The definition of a deactivated weapon is as follows:
Altering of key components of the weapon in such a way that, as the 1988 Firearms (Amendment) Act states 'it has been rendered incapable of discharging any shot, bullet or other weapon and has consequently ceased to be a firearm within the meaning of the Act'.
Legal deactivation does not necessarily involve submitting the weapon to a Proof House
. Deactivation proofing provides 'evidential proof' that a weapon has been deactivated, BUT IT IS NOT A LEGAL REQUIREMENT FOR THE DEACTIVATION OF A FIREARM IN THIS COUNTRY
. In short any deactivated weapon can be legal as long as it meets the requirements in point 1 above. A deactivated weapon can only be illegal if it can be shown (proved) that it is indeed capable of discharging a shot, bullet or other weapon. The Home Office Publication, Firearms Law Guidance to the Police quotes in section 2.3:
2.3 Section 8 of the 1988 Act provides that, unless it can be shown otherwise, a firearm which has been deactivated to a standard approved by the Secretary of State so that it is incapable of discharging any shot bullet or other missile, is presumed not to be a firearm within the meaning of the principal Act and therefore not subject to control if it bears a mark approved by the Secretary of State for denoting that fact. The 1988 Act requires that one of the two Proof Houses or some other person designed by the Secretary of State has marked the firearm and certified in writing that it has been deactivated to the approved standard.

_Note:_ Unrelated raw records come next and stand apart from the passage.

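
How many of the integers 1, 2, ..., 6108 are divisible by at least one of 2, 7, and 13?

3691

Inclusion–exclusion gives
3054 + 872 + 469 − 436 − 234 − 67 + 33 = 3691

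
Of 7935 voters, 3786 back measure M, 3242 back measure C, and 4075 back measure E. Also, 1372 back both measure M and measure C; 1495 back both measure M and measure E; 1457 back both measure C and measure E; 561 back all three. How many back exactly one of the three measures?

4138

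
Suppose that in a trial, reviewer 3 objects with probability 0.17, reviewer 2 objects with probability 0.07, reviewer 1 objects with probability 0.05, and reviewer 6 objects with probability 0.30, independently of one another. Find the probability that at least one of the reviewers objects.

0.4866865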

Section 8 is an evidential provision and does not preclude the possibility that a firearm which has been deactivated in some other manner may also have ceased to be a firearm within the meaning of the principal Act.
We also benefit from the European Weapons Directive 91/477 EEC which was subsumed into UK law by virtue of the 1992 Firearms Act. This directive forms the minimum standard of Firearms control throughout the EEC. It states:
(a)“ For the Purposes of this Annex objects which correspond to the definition of a firearm shall not be included in that definition if they:
have been rendered permanently unfit for use by the application of technical procedures which are guaranteed by an official body or recognised by such a body;"

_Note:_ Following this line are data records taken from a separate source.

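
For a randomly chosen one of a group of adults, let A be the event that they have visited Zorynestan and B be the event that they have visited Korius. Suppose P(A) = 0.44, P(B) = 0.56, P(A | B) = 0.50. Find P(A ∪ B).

0.72

P(A ∩ B) = P(B)·P(A|B) = 0.56 × 0.50 = 0.28
By inclusion-exclusion,
P(A ∪ B) = 0.44 + 0.56 − 0.28 = 0.72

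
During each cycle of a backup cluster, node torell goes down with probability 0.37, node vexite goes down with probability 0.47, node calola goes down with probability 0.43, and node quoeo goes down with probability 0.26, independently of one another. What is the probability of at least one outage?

0.85916098

P(none) = (1 − 0.37) × (1 − 0.47) × (1 − 0.43) × (1 − 0.26) = 0.63 × 0.53 × 0.57 × 0.74 = 0.14083902
P(at least one) = 1 − 0.14083902 = 0.85916098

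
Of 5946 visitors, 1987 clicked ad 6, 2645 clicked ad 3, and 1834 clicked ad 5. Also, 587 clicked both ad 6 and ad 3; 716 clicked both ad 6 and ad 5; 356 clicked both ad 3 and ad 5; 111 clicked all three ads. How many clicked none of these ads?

1028

Using inclusion–exclusion:
|at least one| = 1987 + 2645 + 1834 − 587 − 716 − 356 + 111 = 4918
None: 5946 − 4918 = 1028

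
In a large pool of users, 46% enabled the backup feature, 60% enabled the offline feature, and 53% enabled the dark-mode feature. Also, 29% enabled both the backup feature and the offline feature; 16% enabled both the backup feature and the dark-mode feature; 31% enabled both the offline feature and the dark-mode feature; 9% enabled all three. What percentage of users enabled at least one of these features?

92%

P(union) = 46 + 60 + 53 − 29 − 16 − 31 + 9 = 92%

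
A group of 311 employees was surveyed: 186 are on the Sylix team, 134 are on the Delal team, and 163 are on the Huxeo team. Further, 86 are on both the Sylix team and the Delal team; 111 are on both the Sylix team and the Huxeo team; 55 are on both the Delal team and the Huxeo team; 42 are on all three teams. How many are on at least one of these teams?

Using inclusion–exclusion:
N(≥1) = 186 + 134 + 163 − 86 − 111 − 55 + 42 = 273

273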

Therefore weapons proofed as inert or deactivated in other countries (by an official body) may be perfectly legal as long as they conform to the requirements of point 1 above and contain no functional component parts - see below.
Most weapon accessories can be sold legally. However, the law regarding component parts is more complex and open to some interpretation. The actual European Weapons Directive definition of a component part covers only the breech closing mechanism, the chamber and the barrel of the firearm. However, although it is not specifically stated in our firearms laws, Home Office guidance as well as rulings from past court proceedings would suggest that a component part be considered as any part required to fire a weapon. This would specifically include parts which have been manufactured uniquely for a particular weapon, e.g. bolt/extractor, bolt carrier, trigger mechanism/parts, firing pin, receiver, barrel, gas piston and charging handle. Parts not considered to be component parts would be stocks/grips, magazines, sights and springs.
Please note that under the 1968 Firearms Act the definition of a firearm extends beyond simply a gun and its component parts to include:
any accessory to any such weapon designed or adapted to diminish noise or flash caused by firing the weapon;..
This would include flash eliminators and sound suppressors. It is particularly ridiculous that a small piece of metal on the end of a barrel (flash eliminator) could be considered a weapon in its own right, but it is! Remember however, that both of these components (being classed as firearms) can be owned legally if they have been deactivated in line with point 1 at the top of this page.